Wednesday 31 July 2013

Amphibians in the Indian Navy

Via Livefist.

http://www.livefistdefence.com/2013/05/india-japan-to-discuss-how-indian.html

Not what one would usually expect to hear, although given India's long coastline, an amphibian is sorely needed. The US-2 is a proven design, and it's quite likely to work as advertised in its Search and Rescue role.

But how long is this kind of thing going to take? Hard to say.

Hunger Games USA (repost)

Reposting a few things. Blogger works pretty well.

Anyway, this was about two weeks ago. Paul Krugman, via Angry Bear.
http://angrybearblog.com/2013/07/hunger-games-usa.html?utm_source=rss&utm_medium=rss&utm_campaign=hunger-games-usa
Good grief. If US politicians keep going this low, the United States will become the way India was in its lowest days. 63 percent of Tennessee is on Hunger Stamps? A couple of years back I wouldn't have dreamed of hearing that come from the US. Unbelievable.

The Economics of Innocent Fraud: Was Galbraith right or wrong?

John Kenneth Galbraith's last book was "The Economics of Innocent Fraud", in which the 95-year old economist asserted that the Federal Reserve was utterly ineffective - not due to the political issues as much as the fact that modern macroeconomics does not work the way it does. Tao Jonesing has an excerpt -

http://taojonesing.blogspot.in/2010/09/john-kenneth-galbraith-and-now-not-so.html

Understandably, Galbraith has come under a whole lot of flak from economists across the spectrum in the profession, because if what he says is right, everything that has been taught in Macroeconomics 101 goes down the gutter, because the Central Bank is such a critical institution. The prospect of finding basic macroeconomics - the stuff that is taught at the beginner level, which no student of the subject can do without anytime in their career - to be utterly and absolutely wrong is just ghastly.

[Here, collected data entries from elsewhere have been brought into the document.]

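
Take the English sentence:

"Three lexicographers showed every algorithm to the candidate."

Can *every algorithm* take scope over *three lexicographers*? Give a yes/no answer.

Both DPs are arguments of the same predicate; there is no clause or island boundary between them.
Clause-internal QR can adjoin the lower DP above the subject, yielding the inverse reading.

Yes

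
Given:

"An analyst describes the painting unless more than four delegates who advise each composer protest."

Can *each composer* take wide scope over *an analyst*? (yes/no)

No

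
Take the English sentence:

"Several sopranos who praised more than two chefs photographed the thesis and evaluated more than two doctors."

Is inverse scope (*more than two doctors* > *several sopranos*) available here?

No

The target quantifier *more than two doctors* is part of one conjunct of the coordinate structure (*evaluated more than two doctors*).
The Coordinate Structure Constraint blocks movement (including QR) out of a single conjunct.
*more than two doctors* is confined to the island and cannot take scope over *several sopranos*.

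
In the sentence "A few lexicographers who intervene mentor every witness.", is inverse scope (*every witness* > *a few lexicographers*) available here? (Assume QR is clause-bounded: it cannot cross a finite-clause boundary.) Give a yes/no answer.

Yes

*every witness* is a matrix argument; only *a few lexicographers* is modified by the relative clause *who intervene*, so the RC island is irrelevant to the target quantifier.
Ordinary QR to a clause-peripheral position gives the wide-scope LF for the lower DP.
So *every witness* > *a few lexicographers* is among the available readings.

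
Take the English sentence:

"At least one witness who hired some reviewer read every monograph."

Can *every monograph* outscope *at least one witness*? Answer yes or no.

The RC *who hired some reviewer* is an island, but *every monograph* is not inside it — it is the matrix object, a clausemate of *at least one witness*.
No island intervenes, so both surface and inverse scope are derivable.
So *every monograph* > *at least one witness* is among the available readings.

Yes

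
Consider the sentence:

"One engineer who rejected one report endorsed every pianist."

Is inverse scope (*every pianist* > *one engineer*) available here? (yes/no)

Yes

The relative clause *who rejected one report* modifies *one engineer*, but *every pianist* is not inside that relative clause — it is an argument of the matrix verb.
No island intervenes, so both surface and inverse scope are derivable.
So *every pianist* > *one engineer* is among the available readings.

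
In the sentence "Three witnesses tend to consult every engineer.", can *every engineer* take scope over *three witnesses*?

Raising constructions are monoclausal for scope purposes; *every engineer* is not separated from *three witnesses* by any island.
Ordinary QR to a clause-peripheral position gives the wide-scope LF for the lower DP.
The sentence is scopally ambiguous between *three witnesses* > *every engineer* and *every engineer* > *three witnesses*.

Yes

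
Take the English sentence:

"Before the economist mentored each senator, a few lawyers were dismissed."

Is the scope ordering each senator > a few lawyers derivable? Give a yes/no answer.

The DP *each senator* is contained in the adjunct clause *before the economist mentored each senator*.
Adjunct clauses are scope islands: a quantifier inside an adjunct cannot raise into the matrix clause.
So *each senator* cannot raise to a position above *a few lawyers*.

No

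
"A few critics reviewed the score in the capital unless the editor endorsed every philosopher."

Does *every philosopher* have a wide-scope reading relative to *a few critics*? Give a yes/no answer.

No

The DP *every philosopher* is contained in the adjunct clause *unless the editor endorsed every philosopher*.
Adjuncts are opaque for quantifier raising; a quantifier in an adjunct stays inside it.
So the wide-scope reading for *every philosopher* is blocked.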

Let this not be dismissed as the writings of a senile man - Galbraith at 95 was far more lucid and sensible than economists half his age. This man was a titan in his field, and he had a breadth of experience few economists of his generation or otherwise could possibly have. Galbraith's words on Greenspan proved prescient in the wake of the 2008 financial crisis, two years after he died. Even if Galbraith is wrong about the Federal Reserve or any Central Bank for that matter, his observations should raise serious questions on the nature and state of our current economic system.

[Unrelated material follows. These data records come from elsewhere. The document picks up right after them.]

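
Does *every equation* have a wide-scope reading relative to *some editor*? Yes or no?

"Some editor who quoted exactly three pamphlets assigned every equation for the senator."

The relative clause *who quoted exactly three pamphlets* modifies *some editor*, but *every equation* is not inside that relative clause — it is an argument of the matrix verb.
Clause-internal QR can adjoin the lower DP above the subject, yielding the inverse reading.

Yes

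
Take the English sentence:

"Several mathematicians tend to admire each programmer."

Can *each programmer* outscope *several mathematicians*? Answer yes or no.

Raising constructions are monoclausal for scope purposes; *each programmer* is not separated from *several mathematicians* by any island.
Clause-internal QR can adjoin the lower DP above the subject, yielding the inverse reading.

Yes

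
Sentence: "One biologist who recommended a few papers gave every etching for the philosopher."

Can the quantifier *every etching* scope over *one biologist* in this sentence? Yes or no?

Yes

Although the sentence contains a relative clause (*who recommended a few papers*), *every etching* is outside it, in the matrix VP.
Nothing blocks QR of the lower DP to a position above the higher one, so inverse scope is available.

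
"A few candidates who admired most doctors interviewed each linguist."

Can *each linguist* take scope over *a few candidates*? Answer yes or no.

Yes

The RC *who admired most doctors* is an island, but *each linguist* is not inside it — it is the matrix object, a clausemate of *a few candidates*.
Since no island is crossed, the inverse ordering is licensed alongside surface scope.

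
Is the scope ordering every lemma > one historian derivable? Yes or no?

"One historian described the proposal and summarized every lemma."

The target quantifier *every lemma* is part of one conjunct of the coordinate structure (*summarized every lemma*).
A quantifier cannot raise out of one conjunct of a coordination across the whole coordinate structure — the CSC applies to QR.
*every lemma* > *one historian* would require crossing that boundary, which is illicit.

No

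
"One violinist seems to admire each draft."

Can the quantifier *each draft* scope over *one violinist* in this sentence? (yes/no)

Yes

Raising constructions are monoclausal for scope purposes; *each draft* is not separated from *one violinist* by any island.
QR within a single clause is free, so the lower quantifier may take scope over the higher one.
The sentence is scopally ambiguous between *one violinist* > *each draft* and *each draft* > *one violinist*.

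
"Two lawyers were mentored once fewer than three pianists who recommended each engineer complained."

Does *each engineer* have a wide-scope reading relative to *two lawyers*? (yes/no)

*each engineer* occurs within the relative clause *who recommended each engineer*, which is itself inside the adjunct *once fewer than three pianists who recommended each engineer complained*.
Two island boundaries intervene — the relative clause and the adjunct. Either alone would block QR.
So *each engineer* cannot raise to a position above *two lawyers*.

No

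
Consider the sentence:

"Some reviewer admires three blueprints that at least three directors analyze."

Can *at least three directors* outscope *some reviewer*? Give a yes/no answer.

No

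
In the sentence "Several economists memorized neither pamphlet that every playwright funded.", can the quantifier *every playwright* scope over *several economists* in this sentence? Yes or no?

The target quantifier *every playwright* is part of the relative clause *that every playwright funded* modifying *neither pamphlet*.
The relative clause forms an island for QR, so the quantifier is confined to the head noun's restrictor.
So *every playwright* cannot raise to a position above *several economists*.

No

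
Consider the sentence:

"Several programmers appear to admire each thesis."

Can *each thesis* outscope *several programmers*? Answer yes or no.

Yes

Raising constructions are monoclausal for scope purposes; *each thesis* is not separated from *several programmers* by any island.
Ordinary QR to a clause-peripheral position gives the wide-scope LF for the lower DP.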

One of my majors in undergrad was economics. Now, Galbraith's words leave me wondering just how much I really know about the subject, whether I've been learning truth or nonsense throughout. It's a frightening prospect, and not one that I'm inclined to take lightly. Will someone eventually come to teach undergraduate college students that the 'dismal science' is far less scientific than it purports to be? I really don't know.
A repost from my other blog. Via Economist's View, a paper on 'dancing with robots'-
http://economistsview.typepad.com/economistsview/2013/07/computers-and-unemployment-this-time-is-different.html
For the foreseeable future, the challenge of “cybernation” is not mass unemployment but the need to educate many more young people for the jobs computers cannot do. Meeting the challenge begins by recognizing what the Ad Hoc Committee missed—that computers have specific limitations compared to the human mind.
Paul Krugman had a different worry with the "third Industrial Revolution" - we're just exploring the beginning of possibilities with computers. And the fact remains that computers have eliminated enormous numbers of human beings at jobs that involve some degree of repetition or systematization - because computers excel at anything that involves repetition. A world where a handful of human beings take decisions and computers do the rest has been there in science fiction for quite a while - Isaac Asimov imagined the Robot-heavy world of Solaria in 1957's "The Naked Sun", for instance. But the trend here is more worrisome. Earlier, for every job destroyed, a new job was created. That trend has gone on for quite a while. Will computers kill off job creation enough to cause significant unemployment? Quite possibly.
I keep getting the feeling that we're running into a fundamental clash of values. Businesses find it the most profitable to keep their labor flexible, and one way of doing that is through automating a large number of tasks. The upfront fixed cost of automation is small, but the cost of automation afterwards is less than that of adding labor, so it turns out to be highly profitable in the long run. Lower job creation or lower labor costs overall equate to higher profits, which is good for the business, or so they claim, to the consumer. But that assumes that the jobs they don't create will be taken care of by society, or by other means. "It's not our business", that sort of externalization.
It reminds me of what Keynes said about private saving turning into a public vice. What helps an individual company profit could lead to a potential trend towards mass unemployment. The report submitted 50 years ago was wrong, but Linus Pauling and Gunnar Myrdal had very legitmate worries, and it may be too early to write off their fears. More on this in the future.
EDIT: Turns out that this came up on the New York Times as well. "The Race against the Machine." I must have read this a while back, or maybe I got this off Paul Krugman's blog. Seriously though, how does one race with computers if the entire system is biased towards replacing human labor?